# Grooming tools help?



## Kt77 (Sep 20, 2012)

This is Bertie at 6 weeks







Breeder said he will have a loose perm she thinks but he has a lot of hair than his sister. 
Are there any particular brushes for puppies?
I really haven't a clue on what I'm supposed get, help I'm collecting him Sunday week!


----------



## calli.h (Aug 29, 2011)

Katie he lovely, bless him!!

Arthur didnt really need to be groomed as their puppy fur doesn't mat, but to get them used to being brushed we got a soft bristled brush from PAH. 

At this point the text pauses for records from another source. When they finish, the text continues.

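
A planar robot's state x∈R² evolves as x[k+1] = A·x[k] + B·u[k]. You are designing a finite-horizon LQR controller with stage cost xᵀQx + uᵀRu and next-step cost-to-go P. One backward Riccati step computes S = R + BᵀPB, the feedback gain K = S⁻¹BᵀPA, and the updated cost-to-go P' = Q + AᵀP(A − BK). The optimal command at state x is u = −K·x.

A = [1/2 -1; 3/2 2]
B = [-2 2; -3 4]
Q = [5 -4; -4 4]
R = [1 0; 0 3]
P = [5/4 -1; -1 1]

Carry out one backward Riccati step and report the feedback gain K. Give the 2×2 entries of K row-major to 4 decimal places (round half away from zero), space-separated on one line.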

As he gets older there are tonnes of different brushes to chose from as I am sure you will be advised about further on here, but no need to rush in straight away!!

Exciting times


----------



## Enneirda. (Mar 5, 2010)

This is the gear I got for my kids, love them all. Goes from most important to least. 

Millers Forge Self-Cleaning Soft Slicker Brush 
http://s.petco.com/assets/product_images/0/076681832551C.jpg

Generic greyhound comb
http://care-for-dog.com/Image/dog-comb-big.jpg

Kenshii Scorpion Curved Dog Shear 
http://www.thepetonline.com/images/KENS_Straight.jpg

Paw print mat breaker (the one with the closer blades)
http://www.groomersmall.com/images/Dematters-5-and-9-blade-lg.jpg


----------



## Kt77 (Sep 20, 2012)

Thanks guys


----------



## wellerfeller (Jul 12, 2011)

Puppy fur doesn't need a lot of grooming, it's great! Always a good idea to brush regularly though so that puppy is used to being handled and brushed when you really do need to groom a lot.
A double sided pin/ bristle brush will be perfect.


----------



## Kt77 (Sep 20, 2012)

Thanks il get one brush for him x


----------